Tendo em conta os nossos conhecimentos atuais sobre a Covid-19, sabemos hoje que as medidas preventivas de contenção já não são necessárias sob um ponto de vista sanitário, e que, como tal, deveriam ser imediatamente levantadas. Outros tantos estudos sugerem ainda que as medidas preventivas serão mais danosas para o tecido social do que a própria doença, podendo mesmo ser  associadas a um número superior de óbitos a médio e longo prazo.

No entanto, estou ciente de que, a par do problema sanitário, temos agora um problema psicológico: os cidadãos estão com medo.

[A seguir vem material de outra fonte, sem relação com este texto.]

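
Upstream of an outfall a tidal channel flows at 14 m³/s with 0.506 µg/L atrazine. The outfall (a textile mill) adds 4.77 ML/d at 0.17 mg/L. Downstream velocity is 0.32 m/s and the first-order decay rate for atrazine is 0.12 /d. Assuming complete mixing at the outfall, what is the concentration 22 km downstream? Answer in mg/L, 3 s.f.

4.77 ML/d = 0.05521 m³/s.
0.506 µg/L = 0.000506 mg/L.
After complete mixing, C₀ = (0.05521·0.17 + 14·0.000506) / 14.06 = 0.001172 mg/L.
Travel time t = 2.2e+04 m / 0.32 m/s = 6.875e+04 s = 0.7957 d.
C = 0.001172·exp(−0.12·0.7957) = 0.001172·0.9089 = 0.001065 mg/L.

0.00107 mg/L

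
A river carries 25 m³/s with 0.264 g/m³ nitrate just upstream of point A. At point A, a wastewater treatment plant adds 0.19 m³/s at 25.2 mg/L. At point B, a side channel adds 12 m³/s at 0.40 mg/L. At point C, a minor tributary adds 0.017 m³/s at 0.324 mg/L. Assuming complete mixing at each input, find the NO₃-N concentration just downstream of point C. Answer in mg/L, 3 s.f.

After input A: C = (25·0.264 + 0.19·25.2) / 25.19 = 0.4521 mg/L.
After input B: C = (25.19·0.4521 + 12·0.4) / 37.19 = 0.4353 mg/L.
After input C: C = (37.19·0.4353 + 0.017·0.324) / 37.21 = 0.4352 mg/L.

0.435 mg/L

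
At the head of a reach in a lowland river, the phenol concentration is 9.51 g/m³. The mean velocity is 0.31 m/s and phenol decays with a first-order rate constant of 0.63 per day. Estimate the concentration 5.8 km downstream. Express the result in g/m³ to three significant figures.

8.30 g/m³

Travel time t = 5.8 km / 0.31 m/s = 5800/0.31 = 1.871e+04 s = 0.2165 d.
First-order decay: C = 9.51·exp(−0.63·0.2165) = 9.51·0.8725 = 8.297 g/m³.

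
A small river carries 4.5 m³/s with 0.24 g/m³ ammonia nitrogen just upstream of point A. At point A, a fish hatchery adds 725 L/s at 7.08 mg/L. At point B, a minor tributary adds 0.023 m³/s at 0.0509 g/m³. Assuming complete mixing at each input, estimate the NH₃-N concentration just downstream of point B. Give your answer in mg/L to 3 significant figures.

725 L/s = 0.725 m³/s.
After input A: C = (4.5·0.24 + 0.725·7.08) / 5.225 = 1.189 mg/L.
After input B: C = (5.225·1.189 + 0.023·0.0509) / 5.248 = 1.184 mg/L.

1.18 mg/L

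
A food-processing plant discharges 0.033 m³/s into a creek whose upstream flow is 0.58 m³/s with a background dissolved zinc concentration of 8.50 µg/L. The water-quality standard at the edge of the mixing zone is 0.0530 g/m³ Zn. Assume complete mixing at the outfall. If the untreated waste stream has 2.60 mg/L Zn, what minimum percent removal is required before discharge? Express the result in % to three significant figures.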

Mesmo que a perigosidade percepcionada do vírus seja ilusória, o medo instalado é real e dificulta a interpretação racional dos dados atuais.

Compreendo pois que os nossos governantes tenham de agir com cautela. O cessar das restrições, do isolamento social, da quarentena, terá porventura de ser faseado para evitar o descrédito nas instituições governamentais e o aviltamento do medo ou outras emoções negativas entre os cidadãos. Confio no bom-senso de V. Ex.ª e dos nossos governantes para tomar as melhores decisões no sentido do restabelecimento da normalização da vida quotidiana, da defesa das liberdades individuais e da plena restauração dos direitos de cidadania.

Expresso deste modo o meu humilde contributo e apoio político ao levantamento do Estado de Emergência por parte de V. Ex.ª, bem como de um discurso que vise desdramatizar a situação, a partir das evidências científicas que agora nos assistem.

Submeto ainda a minha inteira disponibilidade a V. Ex.ª para prestar quaisquer contributos adicionais, bem como submeter os meus conhecimentos especializados ao serviço dos portugueses.